Non ho mai amato Genova. Ho sempre provato inquietudine, fastidio, nell’attraversarla, nell’entrare dentro le sue gallerie, nel transitare sopra suoi viadotti. Sin da bambino. Ricordo, non so perché mi sia venuto in mente, una gita alle grotte di Toirano durante le elementari. Ricordo che rimasi stupito quando il pullman passò da Genova. “Maestra, perché ci sono tutte questi palazzi sulle colline? Non c’è neanche un pezzetto di collina vuoto. E perché tutti questi ponti passano proprio sopra i tetti delle case?” Non ebbi risposta, o forse solo una risposta generica. E quelle domande di bambino frullano nella mia testa anche oggi, inconsciamente, assieme a quel senso di inadeguatezza che mi prende allo stomaco ogni volta che passo da Genova.
Chissà come si vive in una casa popolare abbarbicata sulle colline. O con un viadotto al posto del cielo, sprofondati in una vallata industriale tagliata in due da un fiume che trasporta tossine e con vista Ikea.
Sicuramente si vive meglio nei palazzi del cinquecento del centro storico, e nei suoi vicoli risanati e riportati a nuova vita. Nessuno dovrebbe vivere come si vive nelle periferie di Genova. Sotto ad un ponte che ti può cadere sulla testa.
Credo che si debba partire da questo. Interrogarsi sul rapporto tra progresso e qualità della vita; tra economia ed ambiente. Umanizzare l’urbanistica, le città. L’ambiente in cui si vive, si lavora, si coltivano le relazioni non deve essere ostile, ma amico. Bello e dolce. Per chi ci abita e per chi viene in visita da fuori.
Nel nome del profitto e del libero mercato, della velocità e della produttività; ma anche nel mito della collettivizzazione forzata e delle magnifiche sorti e progressive della classe operaia, si sono costruite città affogate nel cemento, soffocate dall’inquinamento, con le fabbriche accanto alle case, cresciute in modo scomposto ed abnorme; con volumi informi, sporchi, spigolosi, duri, degradati, da cui si è costretti a distogliere lo sguardo, perché sono l’immagine della bruttezza assoluta. Periferie della materia e dell’anima, destinate a produttori e consumatori, disoccupati e pensionati, instabili e precari.
Mentre coloro che inneggiano al profitto, alla produttività, alla velocità, alla statalizzazione ed alla burocrazia vivono in ville vista mare, in quartieri curati ed immersi nel verde, in cui la lentezza e la morbidezza regolano lo scandire del tempo.
Le chiavi della mobilità sono state consegnate ai costruttori e gestori di autostrade, oltre che a quelli di automobili e di camion. Grandi imprese del capitalismo italico familiare e famelico e Boiardi di Stato parassiti e protetti da correnti di partito, tutti alla stessa greppia.

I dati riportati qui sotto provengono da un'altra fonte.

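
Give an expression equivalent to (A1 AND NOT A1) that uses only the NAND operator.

((A1 NAND (A1 NAND A1)) NAND (A1 NAND (A1 NAND A1)))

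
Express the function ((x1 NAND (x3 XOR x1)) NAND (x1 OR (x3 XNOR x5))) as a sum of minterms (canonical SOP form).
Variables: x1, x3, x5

Σm(1, 2, 4, 5) = (NOT x1 AND NOT x3 AND x5) OR (NOT x1 AND x3 AND NOT x5) OR (x1 AND NOT x3 AND NOT x5) OR (x1 AND NOT x3 AND x5)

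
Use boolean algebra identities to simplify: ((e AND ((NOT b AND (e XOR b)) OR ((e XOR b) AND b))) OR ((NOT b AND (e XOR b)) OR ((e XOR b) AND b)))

By absorption (E OR (E AND v) = E) then distribution ((E AND v) OR (E AND NOT v) = E):
= (e XOR b)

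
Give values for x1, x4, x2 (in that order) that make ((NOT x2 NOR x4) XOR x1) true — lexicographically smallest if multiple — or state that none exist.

x1=0, x4=0, x2=1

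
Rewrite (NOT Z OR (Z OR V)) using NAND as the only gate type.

(((Z NAND Z) NAND (Z NAND Z)) NAND (((Z NAND Z) NAND (V NAND V)) NAND ((Z NAND Z) NAND (V NAND V))))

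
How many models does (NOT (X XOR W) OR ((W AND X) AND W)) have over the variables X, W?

Satisfying assignments: (0,0), (1,1)
Count: 2 out of 4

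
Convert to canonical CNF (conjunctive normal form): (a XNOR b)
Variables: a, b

(a OR NOT b) AND (NOT a OR b)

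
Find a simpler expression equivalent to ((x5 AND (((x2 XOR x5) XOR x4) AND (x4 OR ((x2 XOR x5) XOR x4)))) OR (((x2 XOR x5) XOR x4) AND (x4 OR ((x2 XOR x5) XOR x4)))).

By absorption (E OR (E AND v) = E) then absorption (E AND (E OR v) = E):
= ((x2 XOR x5) XOR x4)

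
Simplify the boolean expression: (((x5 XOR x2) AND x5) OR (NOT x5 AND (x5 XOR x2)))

By distribution ((E AND v) OR (E AND NOT v) = E):
= (x5 XOR x2)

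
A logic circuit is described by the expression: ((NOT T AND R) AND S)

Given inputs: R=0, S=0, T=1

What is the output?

Substituting: ((NOT 1 AND 0) AND 0)
= 0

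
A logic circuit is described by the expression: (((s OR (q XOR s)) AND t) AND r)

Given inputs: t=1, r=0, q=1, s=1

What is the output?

Substituting: (((1 OR (1 XOR 1)) AND 1) AND 0)
= 0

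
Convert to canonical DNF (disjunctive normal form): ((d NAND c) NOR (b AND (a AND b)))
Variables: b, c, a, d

(NOT b AND c AND NOT a AND d) OR (NOT b AND c AND a AND d) OR (b AND c AND NOT a AND d)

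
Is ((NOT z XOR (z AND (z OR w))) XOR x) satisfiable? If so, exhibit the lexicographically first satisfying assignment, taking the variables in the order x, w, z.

x=0, w=0, z=0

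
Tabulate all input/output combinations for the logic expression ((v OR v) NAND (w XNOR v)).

w | v | Output
--------------
0 | 0 | 1
0 | 1 | 1
1 | 0 | 1
1 | 1 | 0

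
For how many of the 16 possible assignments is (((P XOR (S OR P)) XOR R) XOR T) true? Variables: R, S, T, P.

Satisfying assignments: (0,0,1,0), (0,0,1,1), (0,1,0,0), (0,1,1,1), (1,0,0,0), (1,0,0,1), (1,1,0,1), (1,1,1,0)
Count: 8 out of 16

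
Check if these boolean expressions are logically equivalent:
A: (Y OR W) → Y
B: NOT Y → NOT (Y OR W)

Yes, Contrapositive is always equivalent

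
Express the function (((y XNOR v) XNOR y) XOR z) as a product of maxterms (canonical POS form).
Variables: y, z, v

ΠM(0, 3, 4, 7) = (y OR z OR v) AND (y OR NOT z OR NOT v) AND (NOT y OR z OR v) AND (NOT y OR NOT z OR NOT v)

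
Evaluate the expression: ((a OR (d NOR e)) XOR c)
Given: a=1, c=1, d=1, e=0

Substituting: ((1 OR (1 NOR 0)) XOR 1)
= 0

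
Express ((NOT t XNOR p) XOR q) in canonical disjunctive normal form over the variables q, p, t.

(NOT q AND NOT p AND t) OR (NOT q AND p AND NOT t) OR (q AND NOT p AND NOT t) OR (q AND p AND t)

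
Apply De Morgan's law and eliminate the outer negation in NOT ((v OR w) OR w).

NOT (v OR w) AND NOT w
De Morgan's: NOT(OR of terms) = AND of negations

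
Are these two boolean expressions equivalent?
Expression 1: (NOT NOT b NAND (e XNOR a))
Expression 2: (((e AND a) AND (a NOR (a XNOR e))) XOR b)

No. Counterexample: with a=0, e=0, b=0, Expression 1 = 1 but Expression 2 = 0.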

Grandi incassi, manutenzione minima. Giusto quello che serve a vivacchiare, a tirare avanti con ponti e viadotti che ogni giorno si sgretolano un poco sotto il peso di milioni di veicoli. Ogni tanto, questi ponti e viadotti crollano. Fa parte del gioco. Sembra quasi un rischio calcolato. Un costo di impresa. Tanto non paga nessuno. Solo le vittime.
In fondo non è vero che non ho mai amato Genova. La verità è che la conosco poco. Non l’ho mai vista dal mare, come ci consiglia Ivano Fossati. E non ho avuto mai in dono quel tempo necessario per perdermi tra i suoi vicoli e trovarne il significato. Un po’ come la Genova del filo dell’orizzonte di Tabucchi. È solo quel maledetto senso di inquietudine che si prova ad attraversarla quando si va dall’altra parte, e a volte si arriva sino in Francia. Sono quelle gallerie infinite e buie, quelle favelas arroccate sulle colline come fortezze. Forse, si può tentare di attraversarla chiudendo gli occhi, o passando in riva al mare. Forse, anche meglio, si può provare ad immedesimarsi con chi vive sotto i ponti e sulle colline di cemento. Magari solo per pochi istanti, quelli che servono per amare un poco di più questa città meravigliosa e fragile.